Quantum cryptography (or quantum encryption), in which data is transmitted using photons, promises a solution. The system will make interception basically impossible because hackers would have to measure photon characteristics – which will change their state and serve as a sign of tampering.

Companies all over the world are currently developing quantum cryptography solutions, including based on the lattice theory with hiding data inside complex algebraic structures. Lattice-based cryptography is considered to be resistant to attacks by quantum computers. The demand for quantum cryptographic systems is expected to be huge: first of all, in the Internet of Things and 5G. According to Market Research Media, global quantum cryptographic communications will grow into an industry with a turnover of $24.75 bln by 2025.

Purchasing cyber insurance policy

Every company has difficulties with the accurate prediction of cyber risks. As a result, investments in cyber protection are often perceived as unjustified spending with an unknown payback horizon. This often leads even to a decreased spending on hacker protection. A cyber insurance policy might be a solution here. By 2020, the volume of such insurance payouts will reach $20 bln (in 2016, it was a one third of this sum).

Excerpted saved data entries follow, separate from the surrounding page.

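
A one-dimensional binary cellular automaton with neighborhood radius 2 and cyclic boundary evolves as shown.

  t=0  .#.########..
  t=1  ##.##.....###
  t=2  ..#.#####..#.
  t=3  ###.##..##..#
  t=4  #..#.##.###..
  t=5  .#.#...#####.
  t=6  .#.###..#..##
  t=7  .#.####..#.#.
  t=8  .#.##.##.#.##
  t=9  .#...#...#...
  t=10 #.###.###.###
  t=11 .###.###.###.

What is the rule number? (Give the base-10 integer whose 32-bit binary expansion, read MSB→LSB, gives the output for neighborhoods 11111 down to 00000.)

  [31] ##### => .  t=0,i=5
  [30] ####. => .  t=0,i=9
  [29] ###.# => .  t=1,i=1
  [28] ###.. => #  t=0,i=10
  [27] ##.## => #  t=1,i=2
  [26] ##.#. => .  t=6,i=0
  [25] ##..# => #  t=2,i=9
  [24] ##... => #  t=0,i=11
  [23] #.### => #  t=0,i=3
  [22] #.##. => .  t=1,i=3
  [21] #.#.# => #  t=6,i=1
  [20] #.#.. => #  t=5,i=3
  [19] #..## => .  t=3,i=7
  [18] #..#. => .  t=2,i=10
  [17] #...# => #  t=0,i=12
  [16] #.... => #  t=1,i=6
  [15] .#### => #  t=0,i=4
  [14] .###. => #  t=4,i=9
  [13] .##.# => .  t=4,i=6
  [12] .##.. => #  t=1,i=4
  [11] .#.## => .  t=0,i=2
  [10] .#.#. => .  t=5,i=2
  [9] .#..# => #  t=4,i=1
  [8] .#... => #  t=2,i=12
  [7] ..### => .  t=1,i=10
  [6] ..##. => #  t=3,i=8
  [5] ..#.# => #  t=0,i=1
  [4] ..#.. => .  t=2,i=11
  [3] ...## => .  t=1,i=9
  [2] ...#. => #  t=0,i=0
  [1] ....# => #  t=1,i=8
  [0] ..... => #  t=1,i=7
  bits 00011011101100111101001101100111 = 464769895

464769895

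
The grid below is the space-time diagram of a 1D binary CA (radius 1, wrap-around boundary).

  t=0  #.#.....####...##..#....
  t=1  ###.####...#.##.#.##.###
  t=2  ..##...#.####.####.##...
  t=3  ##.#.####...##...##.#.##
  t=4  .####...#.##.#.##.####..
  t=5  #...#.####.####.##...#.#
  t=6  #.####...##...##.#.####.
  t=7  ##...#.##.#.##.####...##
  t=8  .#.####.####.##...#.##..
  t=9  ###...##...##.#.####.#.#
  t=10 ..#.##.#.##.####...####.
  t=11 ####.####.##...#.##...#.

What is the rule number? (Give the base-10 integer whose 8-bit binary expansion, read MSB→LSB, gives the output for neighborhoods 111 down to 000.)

  ###|.  b7=0 t=0,i=9
  ##.|#  b6=1 t=0,i=11
  #.#|#  b5=1 t=0,i=1
  #..|.  b4=0 t=0,i=3
  .##|.  b3=0 t=0,i=8
  .#.|#  b2=1 t=0,i=0
  ..#|#  b1=1 t=0,i=7
  ...|#  b0=1 t=0,i=4
  bits 01100111 = 103

103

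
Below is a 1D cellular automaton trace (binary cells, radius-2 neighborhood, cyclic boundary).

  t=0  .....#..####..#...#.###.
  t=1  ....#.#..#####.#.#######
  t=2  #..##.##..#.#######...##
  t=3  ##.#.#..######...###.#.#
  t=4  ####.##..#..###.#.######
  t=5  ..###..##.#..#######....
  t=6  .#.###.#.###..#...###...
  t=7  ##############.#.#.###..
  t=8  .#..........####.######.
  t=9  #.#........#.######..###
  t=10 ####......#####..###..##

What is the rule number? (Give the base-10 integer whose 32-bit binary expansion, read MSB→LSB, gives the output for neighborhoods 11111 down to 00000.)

  ##### -> .   bit 31 = 0  t=1,i=11
  ####. -> #   bit 30 = 1  t=0,i=10
  ###.# -> #   bit 29 = 1  t=1,i=13
  ###.. -> #   bit 28 = 1  t=0,i=11
  ##.## -> #   bit 27 = 1  t=2,i=5
  ##.#. -> #   bit 26 = 1  t=1,i=14
  ##..# -> #   bit 25 = 1  t=0,i=12
  ##... -> #   bit 24 = 1  t=0,i=23
  #.### -> #   bit 23 = 1  t=0,i=20
  #.##. -> .   bit 22 = 0  t=2,i=6
  #.#.# -> #   bit 21 = 1  t=1,i=15
  #.#.. -> #   bit 20 = 1  t=1,i=6
  #..## -> .   bit 19 = 0  t=0,i=7
  #..#. -> #   bit 18 = 1  t=0,i=13
  #...# -> .   bit 17 = 0  t=0,i=16
  #.... -> .   bit 16 = 0  t=0,i=0
  .#### -> #   bit 15 = 1  t=0,i=9
  .###. -> #   bit 14 = 1  t=0,i=21
  .##.# -> .   bit 13 = 0  t=2,i=4
  .##.. -> .   bit 12 = 0  t=2,i=7
  .#.## -> #   bit 11 = 1  t=0,i=19
  .#.#. -> .   bit 10 = 0  t=1,i=5
  .#..# -> #   bit 9 = 1  t=0,i=6
  .#... -> #   bit 8 = 1  t=0,i=15
  ..### -> .   bit 7 = 0  t=0,i=8
  ..##. -> #   bit 6 = 1  t=2,i=3
  ..#.# -> #   bit 5 = 1  t=0,i=18
  ..#.. -> .   bit 4 = 0  t=0,i=5
  ...## -> #   bit 3 = 1  t=2,i=21
  ...#. -> #   bit 2 = 1  t=0,i=4
  ....# -> .   bit 1 = 0  t=0,i=3
  ..... -> .   bit 0 = 0  t=0,i=1
  bits 01111111101101001100101101101100 = 2142554988

2142554988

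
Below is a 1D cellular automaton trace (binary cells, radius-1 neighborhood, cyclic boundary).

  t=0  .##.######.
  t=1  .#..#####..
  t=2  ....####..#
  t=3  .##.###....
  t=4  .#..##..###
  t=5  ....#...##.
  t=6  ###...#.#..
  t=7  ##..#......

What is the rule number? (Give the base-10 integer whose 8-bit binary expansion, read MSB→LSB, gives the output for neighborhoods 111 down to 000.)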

We are witnessing a growth of investments in startups that offer rankings of cyber risks for insurance, including for insurers. Guidewire acquired the Cyence startup to forecast cyber risks for $275 mio in 2017, which was one of the largest deals of the year, and also drew attention to this growing market.

Choosing OSS

Today, there is an increasing number of companies that are migrating to open-source software (OSS) and thus facing more cybersecurity challenges. The risks are substantial, particularly when an open-source code is found in critically important corporate software. Today, experts link the Equifax credit bureau’s massive data breach, which occurred in 2017 and affected some 143 mio consumers around the world, to the vulnerability in the Apache Struts open-source web application framework used by the company. Each year, the number of such vulnerabilities is growing.

One of these solutions’ major issue is publicity of vulnerability as soon as it is detected, with all users normally receiving access to such data to promptly make changes. However, not many companies respond to it swiftly, and hackers take advantage of it – as was the case with Equinox.

Yet, open-source software has its advantages as well. Thousands of people are involved in detecting vulnerabilities, which means there is a high chance of ethical hackers promptly detecting them. Also, such software allows programmers to instantly fix these vulnerabilities; as regards licensed software, much here depends on the promptness of a supplier’s response. So, not surprisingly, there is a growing number of startups that seek to protect the open-source software market, which, according to analysts, amounts to some $14 bln.